Fourier series and the heat equation

Joseph Fourier introduced the Fourier series to solve the heat equation in the 1810s. In this post, we show how the Fourier transform arises naturally in a simplified version of the heat equation.

Suppose we have the unit circle $S$ made of a metal wire. Pick an arbitrary point $A$ on the circle. Any point $P$ on the circle is identified by the distance $x$ from $A$ to $P$ along the circle in the counter-clockwise direction (i.e., $x$ is the angle of the section between $A$ and $P$ in radian). Let $u(t,x)$ represent the temperature at position $x$ and time $t$. The temperature distribution at $t=0$ is given by $u(0,x)=f(x)$. Assuming no radiation of heat out of the metal wire, $u(t,x)$ for $t>0$ and $0\le x\le 2\pi$ is determined by the following partial differential equation (PDE) called the heat equation:

$$\gamma \frac{\partial u}{\partial t}=\kappa \frac{{\partial }^{2}u}{\partial x^2}$$

and the initial condition

$$\begin{array}{}\text{(eq:finit)}& u(0,x)=f(x)\end{array}$$

where $\gamma >0$ is the heat capacity per unit length and $\kappa >0$ is the thermal conductivity via cross-section.

Naturally, the functions $u(t,x)$ and $f(x)$ have the period of $2\pi$ in $x$. This condition of periodicity (periodic boundary condition, PBC) is given either by one equation

$$u(t,x+2\pi )=u(t,x)(t\ge 0,x\in \mathbb{R}),$$

or by two equations

$$\begin{array}{rcl}u(t,2\pi )& =& u(t,0),\\ \frac{\partial u}{\partial x}(t,2\pi )& =& \frac{\partial u}{\partial x}(t,0).\end{array}$$

For simplicity, we set $\kappa =\gamma =1$. This is possible by scaling the physical units appropriately. Then the heat equation is

$$\begin{array}{}\text{(eq:heat1)}& \frac{\partial u}{\partial t}=\frac{{\partial }^{2}u}{\partial x^2}.\end{array}$$

This partial differential equation can be readily solved by using the method of separation of variables. Special solutions are given by

$$\begin{array}{}\text{(eq:fsol)}& e^{-n^{2}t}\cos (nx),e^{-n^{2}t}\sin (nx)\end{array}$$

where $n$ is a constant. Let's see that these are indeed solutions. 

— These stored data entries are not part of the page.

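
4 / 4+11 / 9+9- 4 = 65 / 9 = 7.22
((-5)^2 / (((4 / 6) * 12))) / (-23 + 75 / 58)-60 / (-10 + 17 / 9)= 2666515 / 367628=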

$$\frac{\partial }{\partial t}\{e^{-n^{2}t}\cos (nx)\}=-n^2{e}^{-n^{2}t}\cos (nx)$$

and

$$\frac{{\partial }^2}{\partial x^2}\{e^{-n^{2}t}\cos (nx)\}=-n^2{e}^{-n^{2}t}\cos (nx).$$

Thus, we indeed have

$$\frac{\partial }{\partial t}\{e^{-n^{2}t}\cos (nx)\}=\frac{{\partial }^2}{\partial x^2}\{e^{-n^{2}t}\cos (nx)\}$$

so that $e^{-n^{2}t}\cos (nx)$ is a solution of the heat equation (eq:heat1). $e^{-n^{2}t}\sin (nx)$ is similarly shown to be a solution.

In particular, if $n$ is an integer, then these solutions satisfy the periodic boundary condition. For example,

$$e^{-n^{2}t}\cos \{n(x+2\pi )\}=e^{-n^{2}t}\cos (nx+2n\pi )=e^{-n^{2}t}\cos nx.$$

 Thus, the general solution is given by a linear combination of these functions:

$$u(t,x)=\frac{1}{2}{a}_0+\sum _{n=1}^{\mathrm{\infty }}{e}^{-n^{2}t}\{a_n\cos (nx)+b_n\sin (nx)\}.$$

The unknown coefficients $a_n$ and $b_n$ can be determined so that the initial condition (eq:finit) is satisfied:

$$f(x)=\frac{1}{2}{a}_0+\sum _{n=1}^{\mathrm{\infty }}\{a_n\cos (nx)+b_n\sin (nx)\}.$$

Thus, the problem of finding the function $u(t,x)$ is reduced to the problem of finding the Fourier expansion of $f(x)$.